Theirs is a story of utter powerlessness. A self-proclaimed emperor god, with a puppet regional governor, ordered an unprecedented census, for tax purposes. Joseph, a self-employed artisan, had no choice but to leave his home and business behind and travel practically the length of the country, through bandit territory and wilderness, along with his entire household through the mountains of Jerusalem to Bethlehem to be registered according to the new executive order.

Mary, his betrothed, had not even her own name to lay claim to; no dispensation for her precarious condition; she had less agency and authority than even Joseph. She was chattel, hauled along with him as her bladder ached and her belly rippled to the rhythm of her unborn son’s travelling song.

Powerless to choose the place, date, or time of her labour, Mary found herself displaced, vagrant, at the mercy of strangers and the forbearance – the fortunate, faithful, kindly forbearance – of her fiancé.

At the mercy of her own body, and the body to which she gave birth, Mary was the very epitome of powerlessness that night long ago in Bethlehem.

And yet. And yet …

That child, lying in a rented animal feeding trough, warmed by hay and close quarters; this infant, who does not yet have the power to lift his own head; this newborn child is already the most influential, the most transformative, the most profoundly powerful person ever to have lived.

Kings and emperors will quake with fear when they recognize him. They will try to control the outbreak of his power through force, employing death and oppression against him and his kind.

But this child, so vulnerable and helpless in his manger, cannot be defeated by death. He cannot be silenced by oppression. He will not be cowed by hatred, envy, or the raw abuses of powerful men.

From his position of utter powerlessness, this child organizes angels to sing, shepherds to bring the offerings of their flocks. He tugs on his mother’s heart, and she is powerless to resist him.

This child, whom prophets foretold, whom angels proclaim, who lies with a milk bubble at one corner of his mouth, constrained by the swaddling bands that cradle his newly born form; this infant embodies love in its purest, most divine form.

Love: the essence of God that will not be denied, nor overcome, nor defeated; the most powerful echo of the divine image that we can encounter.

As the child grows, this love will blossom into healing mercies, a passion for justice, the telling of truth, and the humanity of one who recognizes the image of God in prostitutes, tax collectors, and sinners.

At its pinnacle, this love will devour death, and give birth to a new and bewildering life.
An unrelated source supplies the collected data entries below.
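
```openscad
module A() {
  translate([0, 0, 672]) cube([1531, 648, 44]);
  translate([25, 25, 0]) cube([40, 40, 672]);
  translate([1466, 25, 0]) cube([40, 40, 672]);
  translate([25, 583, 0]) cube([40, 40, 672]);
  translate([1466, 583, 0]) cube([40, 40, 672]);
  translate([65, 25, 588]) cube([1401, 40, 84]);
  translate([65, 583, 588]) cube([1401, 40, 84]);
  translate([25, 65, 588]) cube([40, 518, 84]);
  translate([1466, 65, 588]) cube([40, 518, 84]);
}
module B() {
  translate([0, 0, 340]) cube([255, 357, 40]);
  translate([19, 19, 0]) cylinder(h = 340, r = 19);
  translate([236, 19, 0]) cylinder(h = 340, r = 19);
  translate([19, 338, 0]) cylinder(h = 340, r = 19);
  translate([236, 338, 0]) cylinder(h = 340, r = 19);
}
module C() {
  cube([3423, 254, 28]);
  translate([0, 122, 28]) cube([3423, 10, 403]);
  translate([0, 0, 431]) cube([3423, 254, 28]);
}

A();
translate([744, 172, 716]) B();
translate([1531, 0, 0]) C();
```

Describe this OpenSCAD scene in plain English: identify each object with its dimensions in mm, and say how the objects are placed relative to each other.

A is a table: top 1531 mm (x) × 648 mm (y), 44 mm thick, upper face at z = 716 mm, on four 40×40 mm square legs, each inset 25 mm from the nearest pair of top edges, running from z = 0 to the bottom of the top. Four apron rails, 40 mm thick and 84 mm tall, run between adjacent legs with their top edges flush with the underside of the top and their outer faces flush with the legs' outer faces.

B is a four-legged stool. The seat is 255×357 mm, 40 mm thick, top at z = 380 mm. It stands on four round legs, each 38 mm in diameter, from z = 0 to the seat underside, each leg's axis is inset half a diameter from the nearest pair of seat edges (so the leg's bounding box is flush with the corner).

C is an I-beam lying along x, 3423 mm long. Overall section height 459 mm. Two flanges 254 mm wide (y) and 28 mm thick, one on the floor and one at the top; a web 10 mm thick runs between them, centred on the flange width.

The stool is on top of the table. The I-beam is against the table's +x side, with their −y faces flush.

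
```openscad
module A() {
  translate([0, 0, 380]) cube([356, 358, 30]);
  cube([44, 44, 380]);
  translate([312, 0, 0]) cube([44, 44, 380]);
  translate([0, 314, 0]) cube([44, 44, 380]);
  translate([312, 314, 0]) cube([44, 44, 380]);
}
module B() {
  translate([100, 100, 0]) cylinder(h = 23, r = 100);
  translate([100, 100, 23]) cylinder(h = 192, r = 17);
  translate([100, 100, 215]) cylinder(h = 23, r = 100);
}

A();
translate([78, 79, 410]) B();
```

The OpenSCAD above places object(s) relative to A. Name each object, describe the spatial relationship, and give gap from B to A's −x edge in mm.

The spool's min-x is at 78; the stool's min-x is 0; gap = 78 mm.

A is a stool. B is a spool. The spool is on top of the stool, centred. The gap from the spool to the stool's −x edge is 78 mm.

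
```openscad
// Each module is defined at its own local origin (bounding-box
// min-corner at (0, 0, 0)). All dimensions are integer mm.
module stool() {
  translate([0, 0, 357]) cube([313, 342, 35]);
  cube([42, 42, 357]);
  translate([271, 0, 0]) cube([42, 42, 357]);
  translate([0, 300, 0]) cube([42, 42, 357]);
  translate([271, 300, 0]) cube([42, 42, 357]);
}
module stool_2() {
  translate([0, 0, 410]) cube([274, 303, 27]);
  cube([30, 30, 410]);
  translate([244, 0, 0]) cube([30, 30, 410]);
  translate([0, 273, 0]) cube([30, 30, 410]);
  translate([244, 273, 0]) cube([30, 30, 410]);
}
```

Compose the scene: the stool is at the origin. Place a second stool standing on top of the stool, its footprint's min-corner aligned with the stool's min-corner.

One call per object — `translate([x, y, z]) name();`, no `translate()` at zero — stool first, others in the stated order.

stool();
translate([0, 0, 392]) stool_2();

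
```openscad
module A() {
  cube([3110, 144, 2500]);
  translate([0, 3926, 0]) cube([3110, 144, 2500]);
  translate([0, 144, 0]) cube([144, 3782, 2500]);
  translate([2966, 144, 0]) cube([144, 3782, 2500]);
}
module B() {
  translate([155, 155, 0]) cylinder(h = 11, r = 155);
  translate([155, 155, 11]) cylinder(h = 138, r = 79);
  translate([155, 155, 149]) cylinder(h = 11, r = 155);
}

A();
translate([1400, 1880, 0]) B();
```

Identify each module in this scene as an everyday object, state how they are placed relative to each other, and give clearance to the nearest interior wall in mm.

A is a house frame. B is a spool. The spool sits inside the house frame, centred. The clearance to the nearest interior wall is 1256 mm.

Clearances: x = 1256, y = 1736; minimum 1256 mm.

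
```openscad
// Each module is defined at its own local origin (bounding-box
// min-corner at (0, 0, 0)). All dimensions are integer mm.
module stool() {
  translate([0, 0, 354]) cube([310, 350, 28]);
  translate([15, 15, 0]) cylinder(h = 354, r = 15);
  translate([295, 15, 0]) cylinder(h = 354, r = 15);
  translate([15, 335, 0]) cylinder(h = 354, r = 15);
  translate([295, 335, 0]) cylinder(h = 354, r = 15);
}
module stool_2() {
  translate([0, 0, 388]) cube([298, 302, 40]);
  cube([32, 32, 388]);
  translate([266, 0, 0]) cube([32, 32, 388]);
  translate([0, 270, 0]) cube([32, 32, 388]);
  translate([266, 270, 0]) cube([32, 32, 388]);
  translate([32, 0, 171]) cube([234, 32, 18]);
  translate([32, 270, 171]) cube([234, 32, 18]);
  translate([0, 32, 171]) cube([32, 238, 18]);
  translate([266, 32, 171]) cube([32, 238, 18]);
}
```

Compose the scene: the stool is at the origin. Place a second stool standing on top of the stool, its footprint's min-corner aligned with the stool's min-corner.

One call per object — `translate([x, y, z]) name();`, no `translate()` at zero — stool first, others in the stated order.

stool();
translate([0, 0, 382]) stool_2();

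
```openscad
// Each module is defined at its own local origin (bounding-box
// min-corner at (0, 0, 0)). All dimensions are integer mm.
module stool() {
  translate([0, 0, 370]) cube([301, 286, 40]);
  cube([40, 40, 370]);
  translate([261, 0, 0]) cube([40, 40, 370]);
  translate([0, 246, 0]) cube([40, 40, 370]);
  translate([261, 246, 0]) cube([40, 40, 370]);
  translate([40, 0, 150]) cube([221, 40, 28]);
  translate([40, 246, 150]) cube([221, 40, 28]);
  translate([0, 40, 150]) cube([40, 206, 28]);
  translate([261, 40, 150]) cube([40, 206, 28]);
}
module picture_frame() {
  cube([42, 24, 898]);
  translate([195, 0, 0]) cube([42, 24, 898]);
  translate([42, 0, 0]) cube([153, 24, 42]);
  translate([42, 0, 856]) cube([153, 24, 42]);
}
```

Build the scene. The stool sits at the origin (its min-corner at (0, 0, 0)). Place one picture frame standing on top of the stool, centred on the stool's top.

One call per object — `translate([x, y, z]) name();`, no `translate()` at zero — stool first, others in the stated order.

stool();
translate([32, 131, 410]) picture_frame();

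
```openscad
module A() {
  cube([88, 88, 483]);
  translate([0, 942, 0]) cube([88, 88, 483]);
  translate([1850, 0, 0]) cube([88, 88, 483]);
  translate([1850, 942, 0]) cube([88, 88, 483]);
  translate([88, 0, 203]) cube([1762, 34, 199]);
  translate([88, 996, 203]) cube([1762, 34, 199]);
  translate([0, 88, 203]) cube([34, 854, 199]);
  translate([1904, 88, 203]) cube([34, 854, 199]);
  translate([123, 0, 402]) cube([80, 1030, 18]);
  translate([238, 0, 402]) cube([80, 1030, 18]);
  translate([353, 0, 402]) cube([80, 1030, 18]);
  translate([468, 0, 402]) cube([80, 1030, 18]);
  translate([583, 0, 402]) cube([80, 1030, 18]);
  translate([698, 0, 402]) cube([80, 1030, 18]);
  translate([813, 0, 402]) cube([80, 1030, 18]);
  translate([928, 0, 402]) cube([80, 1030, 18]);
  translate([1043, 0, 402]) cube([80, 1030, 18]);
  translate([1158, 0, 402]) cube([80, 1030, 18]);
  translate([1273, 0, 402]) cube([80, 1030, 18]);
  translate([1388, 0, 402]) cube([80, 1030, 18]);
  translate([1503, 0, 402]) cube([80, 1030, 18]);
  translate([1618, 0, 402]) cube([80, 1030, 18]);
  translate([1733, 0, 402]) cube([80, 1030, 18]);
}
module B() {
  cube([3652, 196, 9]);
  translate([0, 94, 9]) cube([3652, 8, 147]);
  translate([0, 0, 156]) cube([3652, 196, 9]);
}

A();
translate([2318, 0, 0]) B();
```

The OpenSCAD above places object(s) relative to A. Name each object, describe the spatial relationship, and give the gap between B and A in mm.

The I-beam's nearest face is 380 mm from the bed frame's +x face.

A is a bed frame. B is an I-beam. The I-beam is on the floor beside the bed frame on its +x side. The gap between the I-beam and the bed frame is 380 mm.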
From his position of utter powerlessness, this infant Jesus begins the work of love simply by becoming the beloved, adored by angels, shepherds, Joseph, and Mary, who pondered all these things in her heart, remembering the words of archangel: “With God, nothing will be impossible.”

Exhausted, empowered, she lifted the Son of God to her breast, knowing that life would never be the same again; that the love of God and its quiet revolution had set in chain a life that would know no bounds, and a love that would last forever.

Two thousand years later, and several thousand miles away, we come from different backgrounds and ponder different possibilities, but as we listen for the angels singing out the birth of Christ, we are reminded that with God nothing is impossible; and as we contemplate the vulnerability of a God who would be born homeless, human, humble, we remember the power of love to change the world.